Some farmers will be making a loss, and they feel unsupported by a government that appears out of touch both with the price of milk, and the realities of farming.

Enter Jacob Rees-Mogg, the Minister for Brexit Opportunities, who during a phone-in on LBC on Monday said that farmers were now being paid 54p per litre of milk – “an extraordinary increase […] from 30p, where we’ve been for the past 15 years”.

The implication that dairy farmers have never had it so good didn’t last long. Christian Skipton, a dairy farmer’s son in the Yorkshire Dales, called in to say Rees-Mogg’s pricing was “completely incorrect”: “There’ll be no dairy farmer in the country getting anywhere near 50p a litre.” (His family supplies a major supermarket and currently receives 33p per litre.)

Fertiliser that last year cost £250 or £260 per tonne has now reached £800 per tonne. 

“We put our price of milk up for the first time in two years, and that was before prices went mad,” says Fisher, 34, who works with his father, Alexander, mother, Jean, and two employees to produce 7,000 litres of milk per week and process 60 cows a year for beef. He works, on average, a 14-hour day that starts at 6am and ends at 8pm.

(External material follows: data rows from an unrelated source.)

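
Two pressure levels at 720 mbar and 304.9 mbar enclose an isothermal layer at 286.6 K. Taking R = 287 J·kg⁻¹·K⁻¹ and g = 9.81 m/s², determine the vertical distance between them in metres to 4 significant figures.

Hypsometric equation: Δz = (R T̄/g) ln(P₁/P₂).
R T̄/g = 287 × 286.6 / 9.81 = 8384.7 m.
ln(720/304.9) = ln(2.3614) = 0.85925.
Δz = 8384.7 × 0.85925 = 7204.6 m.

Δz ≈ 7205 m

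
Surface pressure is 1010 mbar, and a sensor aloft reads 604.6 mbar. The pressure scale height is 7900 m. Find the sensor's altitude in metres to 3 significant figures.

Invert the barometric formula: z = H ln(P₀/P).
P₀/P = 1010/604.6 = 1.6705; ln(1.6705) = 0.51312.
z = 7900.0 × 0.51312 = 4053.6 m.

z ≈ 4050 m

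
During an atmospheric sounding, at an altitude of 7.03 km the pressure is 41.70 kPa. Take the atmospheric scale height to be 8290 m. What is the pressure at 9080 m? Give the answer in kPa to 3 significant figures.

Between two levels, P₂ = P₁ exp(−Δz/H) with Δz = z₂ − z₁.
Δz = 9080.0 − 7030.0 = 2050.0 m; Δz/H = 2050.0/8290.0 = 0.24729.
P₂ = 41.70 × exp(−0.24729) = 41.70 × 0.78091 = 32.564 kPa.

P ≈ 32.6 kPa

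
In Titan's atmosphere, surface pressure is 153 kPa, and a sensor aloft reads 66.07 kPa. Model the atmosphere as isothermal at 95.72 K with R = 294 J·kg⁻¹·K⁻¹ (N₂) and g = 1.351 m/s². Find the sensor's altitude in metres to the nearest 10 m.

Scale height: H = RT/g = 294 × 95.72 / 1.351 = 20830 m.
Invert the barometric formula: z = H ln(P₀/P).
P₀/P = 153/66.07 = 2.3157; ln(2.3157) = 0.83971.
z = 20830 × 0.83971 = 17491 m.

z ≈ 17490 m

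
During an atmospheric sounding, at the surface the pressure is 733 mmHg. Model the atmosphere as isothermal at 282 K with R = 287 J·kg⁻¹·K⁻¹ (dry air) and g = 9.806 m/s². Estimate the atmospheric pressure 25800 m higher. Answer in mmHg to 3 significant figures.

Scale height: H = RT/g = 287 × 282 / 9.806 = 8253.5 m.
Barometric formula: P = P₀ exp(−z/H).
z/H = 25800/8253.5 = 3.1259; exp(−3.1259) = 0.043897.
P = 733 × 0.043897 = 32.177 mmHg.

P ≈ 32.2 mmHg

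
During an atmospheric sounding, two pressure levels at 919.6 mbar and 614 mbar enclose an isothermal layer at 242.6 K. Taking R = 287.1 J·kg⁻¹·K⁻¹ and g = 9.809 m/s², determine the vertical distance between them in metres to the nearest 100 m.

Hypsometric equation: Δz = (R T̄/g) ln(P₁/P₂).
R T̄/g = 287.1 × 242.6 / 9.809 = 7100.7 m.
ln(919.6/614) = ln(1.4977) = 0.40393.
Δz = 7100.7 × 0.40393 = 2868.2 m.

Δz ≈ 2900 m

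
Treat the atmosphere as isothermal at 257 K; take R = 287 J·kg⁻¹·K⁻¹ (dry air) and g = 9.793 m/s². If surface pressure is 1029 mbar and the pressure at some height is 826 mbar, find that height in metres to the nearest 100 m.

Scale height: H = RT/g = 287 × 257 / 9.793 = 7531.8 m.
Invert the barometric formula: z = H ln(P₀/P).
P₀/P = 1029/826 = 1.2458; ln(1.2458) = 0.21978.
z = 7531.8 × 0.21978 = 1655.3 m.

z ≈ 1700 m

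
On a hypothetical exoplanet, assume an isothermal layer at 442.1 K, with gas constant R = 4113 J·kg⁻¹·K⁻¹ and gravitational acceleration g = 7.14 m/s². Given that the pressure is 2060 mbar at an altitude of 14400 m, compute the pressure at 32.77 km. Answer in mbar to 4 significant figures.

P ≈ 1917 mbar

Scale height: H = RT/g = 4113 × 442.1 / 7.14 = 254670 m.
Between two levels, P₂ = P₁ exp(−Δz/H) with Δz = z₂ − z₁.
Δz = 32770 − 14400 = 18370 m; Δz/H = 18370/254670 = 0.072133.
P₂ = 2060 × exp(−0.072133) = 2060 × 0.93041 = 1916.6 mbar.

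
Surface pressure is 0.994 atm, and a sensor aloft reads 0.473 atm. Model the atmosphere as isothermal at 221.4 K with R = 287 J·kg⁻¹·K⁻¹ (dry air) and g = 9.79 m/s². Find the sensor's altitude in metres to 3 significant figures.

z ≈ 4820 m

Scale height: H = RT/g = 287 × 221.4 / 9.79 = 6490.5 m.
Invert the barometric formula: z = H ln(P₀/P).
P₀/P = 0.994/0.473 = 2.1015; ln(2.1015) = 0.74265.
z = 6490.5 × 0.74265 = 4820.2 m.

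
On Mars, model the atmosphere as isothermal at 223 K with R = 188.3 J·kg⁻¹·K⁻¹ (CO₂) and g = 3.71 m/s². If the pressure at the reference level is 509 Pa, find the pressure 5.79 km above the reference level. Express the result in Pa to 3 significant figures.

P ≈ 305 Pa

Scale height: H = RT/g = 188.3 × 223 / 3.71 = 11318 m.
Barometric formula: P = P₀ exp(−z/H).
z/H = 5790.0/11318 = 0.51157; exp(−0.51157) = 0.59955.
P = 509 × 0.59955 = 305.17 Pa.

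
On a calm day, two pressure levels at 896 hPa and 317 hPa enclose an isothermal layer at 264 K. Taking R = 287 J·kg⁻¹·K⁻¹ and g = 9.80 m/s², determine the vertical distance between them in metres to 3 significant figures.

Δz ≈ 8030 m

Hypsometric equation: Δz = (R T̄/g) ln(P₁/P₂).
R T̄/g = 287 × 264 / 9.80 = 7731.4 m.
ln(896/317) = ln(2.8265) = 1.0390.
Δz = 7731.4 × 1.0390 = 8032.9 m.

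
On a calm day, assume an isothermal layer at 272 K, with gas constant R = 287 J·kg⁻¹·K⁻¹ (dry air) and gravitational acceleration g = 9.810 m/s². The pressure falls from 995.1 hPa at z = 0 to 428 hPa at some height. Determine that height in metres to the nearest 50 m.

Scale height: H = RT/g = 287 × 272 / 9.810 = 7957.6 m.
Invert the barometric formula: z = H ln(P₀/P).
P₀/P = 995.1/428 = 2.3250; ln(2.3250) = 0.84372.
z = 7957.6 × 0.84372 = 6714.0 m.

z ≈ 6700 m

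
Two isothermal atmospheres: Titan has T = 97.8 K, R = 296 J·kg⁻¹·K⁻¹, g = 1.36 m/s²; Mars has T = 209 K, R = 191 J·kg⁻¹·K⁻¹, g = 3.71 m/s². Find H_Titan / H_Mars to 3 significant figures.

H_Titan/H_Mars ≈ 1.98

H = RT/g for each body.
H_Titan = 296 × 97.8 / 1.36 = 21286 m.
H_Mars = 191 × 209 / 3.71 = 10760 m.
H_Titan/H_Mars = 21286/10760 = 1.9783.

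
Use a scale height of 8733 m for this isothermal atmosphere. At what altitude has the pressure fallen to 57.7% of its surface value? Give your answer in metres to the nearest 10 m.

Set P/P₀ = exp(−z/H) = 0.577, so z = −H ln(0.577).
−ln(0.577) = 0.54991; z = 8733.0 × 0.54991 = 4802.4 m.

z ≈ 4800 m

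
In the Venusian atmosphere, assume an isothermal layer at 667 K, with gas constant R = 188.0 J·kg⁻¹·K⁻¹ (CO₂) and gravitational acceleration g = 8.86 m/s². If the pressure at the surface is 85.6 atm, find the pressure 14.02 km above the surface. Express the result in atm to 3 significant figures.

P ≈ 31.8 atm

Scale height: H = RT/g = 188.0 × 667 / 8.86 = 14153 m.
Barometric formula: P = P₀ exp(−z/H).
z/H = 14020/14153 = 0.99060; exp(−0.99060) = 0.37135.
P = 85.6 × 0.37135 = 31.788 atm.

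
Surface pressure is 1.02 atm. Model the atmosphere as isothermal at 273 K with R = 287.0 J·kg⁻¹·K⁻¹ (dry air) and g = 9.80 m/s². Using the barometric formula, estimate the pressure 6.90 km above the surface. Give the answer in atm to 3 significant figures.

P ≈ 0.430 atm

Scale height: H = RT/g = 287.0 × 273 / 9.80 = 7995.0 m.
Barometric formula: P = P₀ exp(−z/H).
z/H = 6900.0/7995.0 = 0.86304; exp(−0.86304) = 0.42188.
P = 1.02 × 0.42188 = 0.43032 atm.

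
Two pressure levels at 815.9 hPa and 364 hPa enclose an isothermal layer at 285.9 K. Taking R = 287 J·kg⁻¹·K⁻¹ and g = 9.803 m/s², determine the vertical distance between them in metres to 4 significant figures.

Δz ≈ 6756 m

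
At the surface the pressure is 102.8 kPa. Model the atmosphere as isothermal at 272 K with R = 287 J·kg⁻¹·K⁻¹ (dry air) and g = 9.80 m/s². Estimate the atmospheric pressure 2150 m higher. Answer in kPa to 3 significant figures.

P ≈ 78.5 kPa

Scale height: H = RT/g = 287 × 272 / 9.80 = 7965.7 m.
Barometric formula: P = P₀ exp(−z/H).
z/H = 2150.0/7965.7 = 0.26991; exp(−0.26991) = 0.76345.
P = 102.8 × 0.76345 = 78.483 kPa.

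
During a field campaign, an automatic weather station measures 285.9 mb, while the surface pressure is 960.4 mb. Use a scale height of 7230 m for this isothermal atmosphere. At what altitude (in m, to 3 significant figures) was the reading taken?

Invert the barometric formula: z = H ln(P₀/P).
P₀/P = 960.4/285.9 = 3.3592; ln(3.3592) = 1.2117.
z = 7230.0 × 1.2117 = 8760.6 m.

z ≈ 8760 m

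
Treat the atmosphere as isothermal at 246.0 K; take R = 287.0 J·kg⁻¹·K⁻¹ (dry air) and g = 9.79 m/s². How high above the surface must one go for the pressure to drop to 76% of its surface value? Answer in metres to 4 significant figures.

z ≈ 1979 m

Scale height: H = RT/g = 287.0 × 246.0 / 9.79 = 7211.6 m.
Set P/P₀ = exp(−z/H) = 0.76, so z = −H ln(0.76).
−ln(0.76) = 0.27444; z = 7211.6 × 0.27444 = 1979.2 m.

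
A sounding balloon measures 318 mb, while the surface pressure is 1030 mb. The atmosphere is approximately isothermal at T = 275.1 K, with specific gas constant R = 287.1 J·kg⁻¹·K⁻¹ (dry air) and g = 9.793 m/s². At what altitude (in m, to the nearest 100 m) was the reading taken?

Scale height: H = RT/g = 287.1 × 275.1 / 9.793 = 8065.1 m.
Invert the barometric formula: z = H ln(P₀/P).
P₀/P = 1030/318 = 3.2390; ln(3.2390) = 1.1753.
z = 8065.1 × 1.1753 = 9478.9 m.

z ≈ 9500 m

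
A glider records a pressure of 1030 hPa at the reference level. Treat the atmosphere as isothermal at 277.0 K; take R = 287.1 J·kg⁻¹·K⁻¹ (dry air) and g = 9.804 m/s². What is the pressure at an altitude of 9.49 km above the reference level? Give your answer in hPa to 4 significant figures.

P ≈ 319.7 hPa

Scale height: H = RT/g = 287.1 × 277.0 / 9.804 = 8111.7 m.
Barometric formula: P = P₀ exp(−z/H).
z/H = 9490.0/8111.7 = 1.1699; exp(−1.1699) = 0.31040.
P = 1030 × 0.31040 = 319.71 hPa.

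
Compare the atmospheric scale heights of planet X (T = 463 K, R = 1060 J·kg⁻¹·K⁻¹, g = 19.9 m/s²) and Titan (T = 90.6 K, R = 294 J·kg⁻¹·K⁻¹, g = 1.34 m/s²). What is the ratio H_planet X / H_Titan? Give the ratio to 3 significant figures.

H = RT/g for each body.
H_planet X = 1060 × 463 / 19.9 = 24662 m.
H_Titan = 294 × 90.6 / 1.34 = 19878 m.
H_planet X/H_Titan = 24662/19878 = 1.2407.

H_planet X/H_Titan ≈ 1.24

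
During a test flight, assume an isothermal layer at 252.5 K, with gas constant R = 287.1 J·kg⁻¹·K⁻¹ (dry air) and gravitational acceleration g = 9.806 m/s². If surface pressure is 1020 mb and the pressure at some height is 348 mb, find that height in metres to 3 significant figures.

z ≈ 7950 m

Scale height: H = RT/g = 287.1 × 252.5 / 9.806 = 7392.7 m.
Invert the barometric formula: z = H ln(P₀/P).
P₀/P = 1020/348 = 2.9310; ln(2.9310) = 1.0753.
z = 7392.7 × 1.0753 = 7949.4 m.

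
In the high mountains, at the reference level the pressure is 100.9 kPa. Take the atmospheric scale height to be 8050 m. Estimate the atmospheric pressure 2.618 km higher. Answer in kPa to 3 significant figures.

Barometric formula: P = P₀ exp(−z/H).
z/H = 2618.0/8050.0 = 0.32522; exp(−0.32522) = 0.72237.
P = 100.9 × 0.72237 = 72.887 kPa.

P ≈ 72.9 kPa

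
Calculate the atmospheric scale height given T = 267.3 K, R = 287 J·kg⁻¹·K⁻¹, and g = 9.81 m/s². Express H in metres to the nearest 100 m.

H ≈ 7800 m

The scale height of an isothermal atmosphere is H = RT/g.
H = 287 × 267.3 / 9.81 = 76715/9.81 = 7820.1 m.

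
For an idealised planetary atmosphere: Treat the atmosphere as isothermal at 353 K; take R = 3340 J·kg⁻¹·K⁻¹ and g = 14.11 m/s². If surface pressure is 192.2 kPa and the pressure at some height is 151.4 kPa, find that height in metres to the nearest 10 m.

Scale height: H = RT/g = 3340 × 353 / 14.11 = 83559 m.
Invert the barometric formula: z = H ln(P₀/P).
P₀/P = 192.2/151.4 = 1.2695; ln(1.2695) = 0.23862.
z = 83559 × 0.23862 = 19939 m.

z ≈ 19940 m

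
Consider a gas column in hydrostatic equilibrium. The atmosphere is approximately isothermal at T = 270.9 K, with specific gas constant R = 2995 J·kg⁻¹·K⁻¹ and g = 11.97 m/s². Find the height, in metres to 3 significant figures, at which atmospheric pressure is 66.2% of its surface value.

z ≈ 28000 m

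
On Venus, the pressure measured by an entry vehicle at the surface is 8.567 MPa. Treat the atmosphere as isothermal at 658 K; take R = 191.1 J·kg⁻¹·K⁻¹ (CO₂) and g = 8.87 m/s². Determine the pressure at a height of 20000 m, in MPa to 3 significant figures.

Scale height: H = RT/g = 191.1 × 658 / 8.87 = 14176 m.
Barometric formula: P = P₀ exp(−z/H).
z/H = 20000/14176 = 1.4108; exp(−1.4108) = 0.24395.
P = 8.567 × 0.24395 = 2.0899 MPa.

P ≈ 2.09 MPa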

On top of that, “red diesel has almost doubled in price”.

“I try not to take any worries home to my wife as we have a two-year-old son. I try to switch off as much as I can. My father is worried about the extra costs, though. I think it is going to be difficult for farmers to continue long term.”

The problem doesn’t end with milk. British farmers are facing uncertainty and financial pressure in all areas, due to new post-Brexit agricultural policies introduced by the Government that encourage prioritising nature over higher yields. That could mean as a nation we simply can’t produce enough of our own food.